Another barrier involves topographical and seasonal restrictions. In Afghanistan, developers must contend with rugged, mountainous terrain, deep valleys, and a relatively dry climate with limited rainfall. These physical limitations are compounded by the harsh environmental conditions that manufacturers would have to navigate and adapt to during construction.
For example, part of the railway is planned to pass through the Salang Pass in the Hindu Kush mountain region at an altitude of 3,500 meters. This would make it one of the highest railway lines in the world. The Salang Pass is prone to heavy snowfall and/or avalanches during the winter season, which could render the railway unusable for long periods. To build a railway through this, the manufacturers would have to build another tunnel under the mountain. This would increase costs and could complicate, postpone or prevent transportation activities and investment. Topography and weather conditions can impose restrictions on supporting infrastructure and increase time and distance to markets.

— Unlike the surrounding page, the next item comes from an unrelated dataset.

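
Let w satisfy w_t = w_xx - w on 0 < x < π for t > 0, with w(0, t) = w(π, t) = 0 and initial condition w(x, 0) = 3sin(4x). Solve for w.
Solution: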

Other operational issues, such as compensation payments to private owners along the proposed rail line, ensuring the reliability of transmission routes in Afghanistan, and the need to train a local workforce for both creation and maintenance of this railway line will have associated costs.

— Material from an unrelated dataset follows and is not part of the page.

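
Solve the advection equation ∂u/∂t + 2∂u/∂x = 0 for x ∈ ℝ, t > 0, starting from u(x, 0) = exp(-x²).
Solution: By characteristics (dx/dt = 2), u(x,t) = f(x - 2t) with f = u(·, 0).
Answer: u(x, t) = exp(-(-2t + x)²)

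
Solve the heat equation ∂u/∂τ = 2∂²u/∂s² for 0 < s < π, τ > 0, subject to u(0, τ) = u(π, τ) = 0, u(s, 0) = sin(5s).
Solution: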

Another barrier to this project is the gauge issue. The railway line in Afghanistan will be built with the Russian gauge of 1,520 mm so that it can easily connect with the railways of Uzbekistan, which also use this gauge. However, a track gauge change from 1,520mm to 1,676mm is required at the Afghanistan-Pakistan border. Therefore, the trains must stop for several hours at the border while the railway technicians change the wheel tracks. This adds to the delay and cost of the process.

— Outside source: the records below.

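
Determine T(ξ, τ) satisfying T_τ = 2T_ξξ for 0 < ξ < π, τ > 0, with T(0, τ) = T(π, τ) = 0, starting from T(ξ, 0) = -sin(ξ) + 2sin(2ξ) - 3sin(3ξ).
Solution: Separating variables: T = Σ c_n exp(-2n²τ) sin(nξ). From T(ξ,0) = -sin(ξ) + 2sin(2ξ) - 3sin(3ξ): c_1=-1, c_2=2, c_3=-3.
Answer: T(ξ, τ) = -exp(-2τ)sin(ξ) + 2exp(-8τ)sin(2ξ) - 3exp(-18τ)sin(3ξ)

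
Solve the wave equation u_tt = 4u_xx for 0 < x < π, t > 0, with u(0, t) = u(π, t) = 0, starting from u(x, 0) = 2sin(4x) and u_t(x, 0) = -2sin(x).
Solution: Using separation of variables u = X(x)T(t):
Eigenfunctions: sin(nx), n = 1, 2, 3, ...
General solution: u(x, t) = Σ [A_n cos(2n t) + B_n sin(2n t)] sin(nx)
From u(x,0) = 2sin(4x): A_4=2. From u_t(x,0) = -2sin(x), using u_t(x,0) = Σ ω_n B_n sin(nx) with ω_n = 2n: B_1 = (-2)/2 = -1.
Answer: u(x, t) = -sin(2t)sin(x) + 2sin(4x)cos(8t)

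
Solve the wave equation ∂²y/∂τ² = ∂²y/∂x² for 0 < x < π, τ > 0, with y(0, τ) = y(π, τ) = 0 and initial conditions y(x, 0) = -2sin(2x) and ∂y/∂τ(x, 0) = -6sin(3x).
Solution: Separating variables: y = Σ [A_n cos(ω_n τ) + B_n sin(ω_n τ)] sin(nx), ω_n = n. From ICs (B_n = velocity coefficient / ω_n): A_2=-2, B_3=-2.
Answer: y(x, τ) = -2sin(2x)cos(2τ) - 2sin(3x)sin(3τ)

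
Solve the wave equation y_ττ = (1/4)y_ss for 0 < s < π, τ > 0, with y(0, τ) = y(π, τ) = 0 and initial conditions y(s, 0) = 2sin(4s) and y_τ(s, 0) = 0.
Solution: Using separation of variables y = X(s)T(τ):
Eigenfunctions: sin(ns), n = 1, 2, 3, ...
General solution: y(s, τ) = Σ [A_n cos(n τ/2) + B_n sin(n τ/2)] sin(ns)
From y(s,0) = 2sin(4s): A_4=2. From y_τ(s,0) = 0: all B_n = 0.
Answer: y(s, τ) = 2sin(4s)cos(2τ)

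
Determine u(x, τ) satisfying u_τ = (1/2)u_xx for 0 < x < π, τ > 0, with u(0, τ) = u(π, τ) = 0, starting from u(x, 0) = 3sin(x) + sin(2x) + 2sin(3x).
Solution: Separating variables: u = Σ c_n exp(-n²τ/2) sin(nx). From u(x,0) = 3sin(x) + sin(2x) + 2sin(3x): c_1=3, c_2=1, c_3=2.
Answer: u(x, τ) = exp(-2τ)sin(2x) + 3exp(-τ/2)sin(x) + 2exp(-9τ/2)sin(3x)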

By virtue of its geography, Uzbekistan has a dual outlet to the sea. Since seaports are the gateways to the outside world, Uzbekistan requires specific connections with coastal areas to allow it to trade with countries outside of Central Asia. Without such links, the country’s economic potential is severely limited due to the loss of competitiveness resulting from the lack of access to the sea. Therefore, the creation of cargo corridors connecting Uzbekistan with the ports should be a priority. Pakistani ports have been prioritized because Uzbekistan sees Pakistan as a more stable partner than its alternatives, Iran and Turkmenistan. Once the current economic sanctions against Iran end, there could be prospects for Uzbekistan to expand its use of the Bandar Abbas seaport and potentially Chabahar. En route through Turkmenistan, cargo is subject to additional border inspections and transit fees, adding to delays and costs.
Therefore, a connected Uzbekistan has the potential to provide many opportunities that were previously unavailable. While connectivity is not a panacea, and indeed carries risks, it also carries the potential for Uzbekistan to improve its economy and become master of its own future.